『静楽庵』の作り出すメダカが教えてくれること
岡山県美作市にある『静楽庵』にて、2019年秋に撮影させて頂いた“サファイア”である。
『静楽庵』では、“背ビレなし黒ラメ幹之 サファイア系”として紹介されている系統である。
ピーシーズとしては、もう単に“サファイア”で良いだろうと判断しているほど、特徴的な青い輝きを持ったラメ光沢が目立つメダカである。
2020年春より正式リリースされてから、高い人気を得ている系統である。
『メダカ百華第10号』で掲載させていただいた、さくらめだかさんが初期のサファイアから累代繁殖しているものの中から出てきた、頭部に茶褐色の色合いを持った個体である。
https://www.instagram.com/sakuramedaka2017/
オスでだけ出るものかと思っていたのだが、この色合いのメスもいるようである。
こちらも『メダカ百華第10号』で掲載させていただいた、『静楽庵』が進めているサファイア×三色ラメ幹之の交配系統である。
この系統が今後、どのように固定されていくか?楽しみである。
そして、また別に『静楽庵』が進めているサファイア系の撮影をする機会をいただいた。
「白ブチラメ幹之 サファイア系」として進めておられる系統である。
白ブチラメ幹之と言えば、ラメ幹之系統の発表当初から知られているものだし、三色ラメ幹之のハネとしても出てくるもので、今では本気でこの白ブチラメ幹之を殖やしている、改良を進めているという愛好家が少ない系統でもある。
その白ブチラメ幹之に、「サファイア系独特の青味の強いラメ光沢を移行しよう!」というアイデアがあったからこそ、このような「白ブチラメ幹之 サファイア系」に相応しいメダカに仕上げられたのである。
サファイア系に関しては、背ビレなしの方がサファイアらしい二重に重なるようなラメ鱗の表現が出やすい。

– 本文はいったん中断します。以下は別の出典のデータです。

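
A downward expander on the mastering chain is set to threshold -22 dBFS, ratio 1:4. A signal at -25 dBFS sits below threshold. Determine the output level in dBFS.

Below threshold, a 1:4 expander applies gain = (4−1)×(T − x) of attenuation.
(4−1) × 3 = 9 dB, so output = -25 − 9 = -34 dBFS.

-34 dBFS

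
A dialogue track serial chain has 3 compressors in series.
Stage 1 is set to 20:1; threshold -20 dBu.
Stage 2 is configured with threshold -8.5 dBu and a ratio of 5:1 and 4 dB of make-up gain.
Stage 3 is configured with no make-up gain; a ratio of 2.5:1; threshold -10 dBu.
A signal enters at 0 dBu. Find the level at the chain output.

Stage 1: overshoot 20 dB → 20/20 = 1 dB → -19 dBu.
Stage 2: -19 dBu is at or below the -8.5 dBu threshold — no compression; make-up brings it to -15 dBu.
Stage 3: -15 dBu is at or below the -10 dBu threshold — no compression; output -15 dBu.

-15 dBu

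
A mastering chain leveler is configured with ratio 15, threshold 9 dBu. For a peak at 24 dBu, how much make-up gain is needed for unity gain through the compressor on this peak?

Overshoot 15 dB → 15/15 = 1 dB after compression, so the compressed level is 9 + 1 = 10 dBu.
Make-up = target − compressed = 24 − 10 = 14 dB.

14 dB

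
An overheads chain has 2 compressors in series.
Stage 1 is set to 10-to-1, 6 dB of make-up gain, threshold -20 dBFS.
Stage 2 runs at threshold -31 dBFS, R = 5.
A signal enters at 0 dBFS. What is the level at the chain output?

-27.2 dBFS

Stage 1: overshoot 20 dB → 20/10 = 2 dB → -18 dBFS; +6 dB make-up → -12 dBFS.
Stage 2: overshoot 19 dB → 19/5 = 3.8 dB → -27.2 dBFS.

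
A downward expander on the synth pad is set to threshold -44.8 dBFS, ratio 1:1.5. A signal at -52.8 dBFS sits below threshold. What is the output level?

Undershoot = (-44.8) − (-52.8) = 8 dB.
At 1:1.5, that expands to 12 dB under threshold.
Output = -44.8 − 12 = -56.8 dBFS.

-56.8 dBFS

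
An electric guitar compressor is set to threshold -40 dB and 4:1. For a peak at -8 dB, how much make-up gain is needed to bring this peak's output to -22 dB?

Overshoot 32 dB → 32/4 = 8 dB after compression, so the compressed level is -40 + 8 = -32 dB.
Make-up = target − compressed = -22 − (-32) = 10 dB.

10 dB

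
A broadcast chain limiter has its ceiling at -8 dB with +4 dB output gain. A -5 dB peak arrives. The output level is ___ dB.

-4 dB

The limiter clamps the peak to its -8 dB ceiling.
Output gain then adds 4 dB: -8 + 4 = -4 dB.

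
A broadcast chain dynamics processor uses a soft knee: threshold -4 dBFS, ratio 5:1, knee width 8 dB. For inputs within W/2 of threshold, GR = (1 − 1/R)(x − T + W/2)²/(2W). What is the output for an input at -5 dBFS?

x − T + W/2 = -5 − (-4) + 4 = 3.
GR = (1 − 1/5) × 3² / 16 = 0.8 × 9 / 16 = 0.45 dB.
Output = -5 − 0.45 = -5.45 dBFS.

-5.45 dBFS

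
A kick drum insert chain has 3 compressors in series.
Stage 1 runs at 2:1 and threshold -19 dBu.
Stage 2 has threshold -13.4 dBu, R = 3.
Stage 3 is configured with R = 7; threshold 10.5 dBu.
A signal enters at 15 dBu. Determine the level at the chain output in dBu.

-9.6 dBu

Stage 1: 34 dB above -19 dBu, reduced 2:1 to 17 dB above → -2 dBu.
Stage 2: -2 dBu is 11.4 dB over -13.4 dBu; at 3:1 that becomes 3.8 dB over, giving -9.6 dBu.
Stage 3: -9.6 dBu is at or below the 10.5 dBu threshold — no compression; output -9.6 dBu.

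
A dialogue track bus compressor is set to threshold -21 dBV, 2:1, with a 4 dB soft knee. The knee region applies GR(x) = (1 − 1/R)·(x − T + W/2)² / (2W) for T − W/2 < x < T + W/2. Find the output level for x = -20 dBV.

x − T + W/2 = -20 − (-21) + 2 = 3.
GR = (1 − 1/2) × 3² / 8 = 0.5 × 9 / 8 = 0.5625 dB.
Output = -20 − 0.5625 = -20.5625 dBV.

-20.5625 dBV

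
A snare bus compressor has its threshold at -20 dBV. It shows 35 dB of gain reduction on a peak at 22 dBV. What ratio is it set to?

Input overshoot = 22 − (-20) = 42 dB.
Output overshoot = 42 − 35 = 7 dB.
Ratio = input overshoot / output overshoot = 42 / 7 = 6.

6:1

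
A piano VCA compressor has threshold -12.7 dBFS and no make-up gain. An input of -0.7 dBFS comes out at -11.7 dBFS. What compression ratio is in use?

12:1

Input overshoot = -0.7 − (-12.7) = 12 dB; output overshoot = -11.7 − (-12.7) = 1 dB.
Ratio = 12 / 1 = 12.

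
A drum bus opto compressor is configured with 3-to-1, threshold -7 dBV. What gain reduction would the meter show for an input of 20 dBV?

18 dB

Overshoot = 20 − (-7) = 27 dB.
A 3:1 ratio leaves 9 dB of that excess.
GR = overshoot in − overshoot out = 27 − 9 = 18 dB.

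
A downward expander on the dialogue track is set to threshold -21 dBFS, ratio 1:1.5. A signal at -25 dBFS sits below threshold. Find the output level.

-27 dBFS

Below threshold, a 1:1.5 expander applies gain = (1.5−1)×(T − x) of attenuation.
(1.5−1) × 4 = 2 dB, so output = -25 − 2 = -27 dBFS.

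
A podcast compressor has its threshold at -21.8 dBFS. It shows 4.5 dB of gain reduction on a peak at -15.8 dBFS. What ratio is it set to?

Input overshoot = -15.8 − (-21.8) = 6 dB.
Output overshoot = 6 − 4.5 = 1.5 dB.
Ratio = input overshoot / output overshoot = 6 / 1.5 = 4.

4:1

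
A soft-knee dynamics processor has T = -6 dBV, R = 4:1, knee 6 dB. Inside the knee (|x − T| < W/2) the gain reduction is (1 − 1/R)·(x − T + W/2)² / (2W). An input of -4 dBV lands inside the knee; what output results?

-5.5625 dBV

x − T + W/2 = -4 − (-6) + 3 = 5.
GR = (1 − 1/4) × 5² / 12 = 0.75 × 25 / 12 = 1.5625 dB.
Output = -4 − 1.5625 = -5.5625 dBV.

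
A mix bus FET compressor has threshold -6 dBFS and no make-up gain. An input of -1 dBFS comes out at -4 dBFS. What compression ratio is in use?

2.5:1

Input overshoot = -1 − (-6) = 5 dB; output overshoot = -4 − (-6) = 2 dB.
Ratio = 5 / 2 = 2.5.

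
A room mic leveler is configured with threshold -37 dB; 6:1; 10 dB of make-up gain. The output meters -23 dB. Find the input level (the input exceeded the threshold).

-13 dB

Remove make-up: -23 − 10 = -33 dB.
The compressed level sits -33 − (-37) = 4 dB over threshold.
Undo the ratio: input overshoot = 4 × 6 = 24 dB, giving input = -13 dB.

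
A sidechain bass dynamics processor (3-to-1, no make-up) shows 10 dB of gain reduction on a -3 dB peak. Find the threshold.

Input is 15 dB above T (since output overshoot × R = input overshoot: (-13 − T)·3 = -3 − T gives T = -18 dB).
Check: -18 + (-3 − (-18))/3 = -18 + 5 = -13 dB. ✓

-18 dB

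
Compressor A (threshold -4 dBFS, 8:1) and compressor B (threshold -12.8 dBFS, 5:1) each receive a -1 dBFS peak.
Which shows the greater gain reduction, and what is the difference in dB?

A: 3 dB over, compressed to 0.375 dB over, so 2.625 dB of GR.
B: 11.8 dB over, compressed to 2.36 dB over, so 9.44 dB of GR.
B reduces 6.815 dB more.

B, by 6.815 dB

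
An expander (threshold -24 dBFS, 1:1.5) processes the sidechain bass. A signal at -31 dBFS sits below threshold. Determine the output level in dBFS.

The input is 7 dB below the -24 dBFS threshold.
A 1:1.5 expander multiplies undershoot by 1.5: 7 × 1.5 = 10.5 dB below threshold.
Output = -24 − 10.5 = -34.5 dBFS.

-34.5 dBFS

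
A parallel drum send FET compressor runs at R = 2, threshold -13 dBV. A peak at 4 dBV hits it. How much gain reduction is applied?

Overshoot = 4 − (-13) = 17 dB.
At 2:1, output sits 17/2 = 8.5 dB above threshold.
GR = overshoot in − overshoot out = 17 − 8.5 = 8.5 dB.

8.5 dB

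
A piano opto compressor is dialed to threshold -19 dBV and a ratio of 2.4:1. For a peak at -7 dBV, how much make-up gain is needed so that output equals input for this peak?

Overshoot 12 dB → 12/2.4 = 5 dB after compression, so the compressed level is -19 + 5 = -14 dBV.
Make-up = target − compressed = -7 − (-14) = 7 dB.

7 dB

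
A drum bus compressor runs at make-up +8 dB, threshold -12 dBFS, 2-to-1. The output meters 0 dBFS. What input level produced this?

Before make-up, the level was 0 − 8 = -8 dBFS.
That's 4 dB above the -12 dBFS threshold.
Before 2:1 compression the overshoot was 4 × 2 = 8 dB, so input = -12 + 8 = -4 dBFS.

-4 dBFS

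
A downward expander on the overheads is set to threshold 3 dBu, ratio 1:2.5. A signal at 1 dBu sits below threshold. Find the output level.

Below threshold, a 1:2.5 expander applies gain = (2.5−1)×(T − x) of attenuation.
(2.5−1) × 2 = 3 dB, so output = 1 − 3 = -2 dBu.

-2 dBu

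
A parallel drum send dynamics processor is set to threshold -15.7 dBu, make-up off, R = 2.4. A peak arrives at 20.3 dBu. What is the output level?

-0.7 dBu

20.3 dBu sits 36 dB over threshold.
2.4:1 compression reduces that to 36/2.4 = 15 dB over.
Output = -15.7 + 15 = -0.7 dBu.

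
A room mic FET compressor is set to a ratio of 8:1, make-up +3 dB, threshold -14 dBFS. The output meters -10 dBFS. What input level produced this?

Stripping the +3 dB make-up gives -13 dBFS at the gain stage.
The compressed level sits -13 − (-14) = 1 dB over threshold.
Before 8:1 compression the overshoot was 1 × 8 = 8 dB, so input = -14 + 8 = -6 dBFS.

-6 dBFS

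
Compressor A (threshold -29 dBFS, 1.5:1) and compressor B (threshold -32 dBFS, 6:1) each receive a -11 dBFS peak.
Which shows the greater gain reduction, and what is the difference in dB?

B, by 11.5 dB

A: GR = 18 − 18/1.5 = 6 dB.
B: GR = 21 − 21/6 = 17.5 dB.
B applies 11.5 dB more gain reduction.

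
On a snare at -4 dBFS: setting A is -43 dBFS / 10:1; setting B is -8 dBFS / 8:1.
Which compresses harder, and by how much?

A, by 31.6 dB

A: 39 dB over, compressed to 3.9 dB over, so 35.1 dB of GR.
B: 4 dB over, compressed to 0.5 dB over, so 3.5 dB of GR.
A applies 31.6 dB more gain reduction.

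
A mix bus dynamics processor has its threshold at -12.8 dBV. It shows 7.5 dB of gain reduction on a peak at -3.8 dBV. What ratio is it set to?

6:1

Input overshoot = -3.8 − (-12.8) = 9 dB.
Output overshoot = 9 − 7.5 = 1.5 dB.
Ratio = input overshoot / output overshoot = 9 / 1.5 = 6.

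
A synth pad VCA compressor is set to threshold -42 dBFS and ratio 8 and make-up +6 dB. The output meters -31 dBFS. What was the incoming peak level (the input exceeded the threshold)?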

これは、背ビレなし琥珀ラメ幹之でも同様で、背ビレがないことで、ラメ鱗の表現が変わるのである。
同じことは、松井ヒレ長の血統をラメ幹之系統に入れると、ヒレ長と同時に、細かいラメ鱗が整然と並ぶ表現になりやすいことでも言える。
ラメ鱗は、ラメの多少だけを見るのではなく、じっくりと観察することで、その表現はまだまだ様々に変化させることが出来る。
また、体外光を持つ系統を交配することで、ラメ鱗の表現はサファイアのような二重に重なっているような表現を作りやすくなる面もある。
サファイアという人気品種がリリースされたことで、サファイアを殖やして販売する人は多いのだが、さらにサファイアに磨きをかけようとする人は意外に少ない。
改良品種はプラスマイナスを考えながら、現状維持させたり、進化させたり、時には回り道をして表現を固めていくことも大切である。
この写真をインスタグラムに掲載したところ、
https://www.instagram.com/p/CLEl62MJEyD/
久々に24時間で「いいね」が700超えをした。
それだけ、「パッと見」で多くの人から「美しい!」と思われる系統に仕上げられつつある。
『静楽庵』ではこの写真の個体の次世代を育成中で、その固定度、サファイア系らしいラメ鱗の表現を見ながらリリース予定を決められるそうである。
サファイアという魅力的な系統を手にしたなら、その累代繁殖をするだけでなく、「このサファイアが持つ青く重なり合うラメ光沢をどう使っていくか?」それをイメージ出来るか?を各自が試してみると良いだろう。
昨年のコロナ禍から、有名な系統を入手して、それを累代繁殖して販売する人が増大しているのだが、それって技がないというか、メダカ作りの情熱ではなく、お金儲けでしかなく感じる。
せっかく改良品種を手にするなら、メダカに情熱を持って、接してもらいたのである。
『メダカ百華第11号』の取材を、春来と共に始めるのだが、情熱を持ってメダカを作っておられる方って本当に少ない気がしている。改良品種は、アイデア、イメージ作りができる人だけが作れるもので、情熱を持って交配したメダカは、多くの人に感動を与えるものなのである。